Jacob got the blessing his father, Isaac, had intended for Esau. He got it by trickery. You might remember that “trickery” might even be the word that defines his name. Jacob means deceiver or trickster. There seems to be an interesting progression of Jacob’s deception. It begins by listening to his mother. He then impersonates his brother. Then he lies to his father. He then goes to the awful length of bringing the name of the Lord God into the deception. When Isaac questions the quickness of his returning with the food, Jacob says “because the Lord your God granted me success.” I don’t expect God smiled down on that. There’s always a progression. It begins with listening. Genesis 3, the first sin, began the same way. Eve listened to the serpent and Adam listened to his wife.

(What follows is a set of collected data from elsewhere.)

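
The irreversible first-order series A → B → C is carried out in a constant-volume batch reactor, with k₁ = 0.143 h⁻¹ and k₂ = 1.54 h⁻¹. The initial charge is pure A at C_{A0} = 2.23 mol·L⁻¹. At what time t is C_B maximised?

Setting dC_B/dt = 0 gives t_opt = ln(k₂/k₁)/(k₂−k₁).
= ln(1.54/0.143)/(1.54−0.143) = ln(10.77)/1.397 = 2.377/1.397 = 1.70 h.

1.70 h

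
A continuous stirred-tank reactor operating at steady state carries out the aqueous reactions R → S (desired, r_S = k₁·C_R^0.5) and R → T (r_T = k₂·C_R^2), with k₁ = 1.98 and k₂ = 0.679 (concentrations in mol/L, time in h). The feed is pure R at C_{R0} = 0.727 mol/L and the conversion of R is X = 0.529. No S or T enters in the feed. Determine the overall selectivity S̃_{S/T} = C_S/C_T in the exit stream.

Exit C_R = C_{R0}(1−X) = 0.727×0.471 = 0.3424 mol/L.
In a CSTR the entire volume is at exit conditions, so r_S = 1.98×0.3424^0.5 = 1.159 and r_T = 0.679×0.3424^2 = 0.07961.
Overall selectivity = C_S/C_T = r_Sτ/(r_Tτ) = r_S/r_T = 14.6.

14.6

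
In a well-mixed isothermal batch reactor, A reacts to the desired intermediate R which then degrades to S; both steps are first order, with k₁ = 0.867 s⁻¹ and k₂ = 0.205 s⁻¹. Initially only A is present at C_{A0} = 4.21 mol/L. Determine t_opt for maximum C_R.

The intermediate peaks when r₁ = r₂, i.e. k₁e^(−k₁t) = k₂e^(−k₂t), giving t_opt = ln(k₂/k₁)/(k₂−k₁).
= ln(0.205/0.867)/(0.205−0.867) = ln(0.2364)/-0.6620 = -1.442/-0.6620 = 2.18 s.

2.18 s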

It’s interesting that a “kiss” is involved in the deceit. Genesis 27:26-27 tells us, “Then his father Isaac said to him (Jacob), Come near and kiss me, my son’ (thinking it was Esau) So he (Jacob) came near and kissed him.” Butler observes “Jacob had very affectionate manners in beguiling Isaac. His deceitful kissing of Isaac is one of the deceitful kisses recorded in the Bible. Joab kissed Amasa before he murdered him (II Samuel 20:9); the harlot kissed the young man before she destroyed his morals (Proverbs 7:13), and Judas betrayed Christ with a kiss (Matthew 26:48, 49). The devil has used kissing for ages to deceive and destroy.”1

Faith Hill sings a song “This Kiss.” In the later chorus to the song she sings, “It’s the way you love me. It’s a feeling like this. It’s centrifugal motion. It’s perpetual bliss. It’s that pivotal moment. It’s, ah, subliminal. This kiss, this kiss (it’s criminal)…” Louis Armstrong also had a song about a kiss. It contained the phrase “A kiss is just a kiss.” Is it really? Jacob was to receive a couple kisses in his later life that might be compared to the one he gave his father to deceive him. Laban kissed Jacob and tricked him into marrying Leah instead of Rachel. Esau kissed Jacob when he returned to Canaan as well and their relationship remains strained as long as Edom existed. (King Herod was the last Edomite, descendant of Esau, mentioned in the Bible. Remember, a kiss is not always a kiss.

1John G. Butler, Analytical Bible Expositor: Genesis (Clinton, IA: LBC Publications, 2008), 265.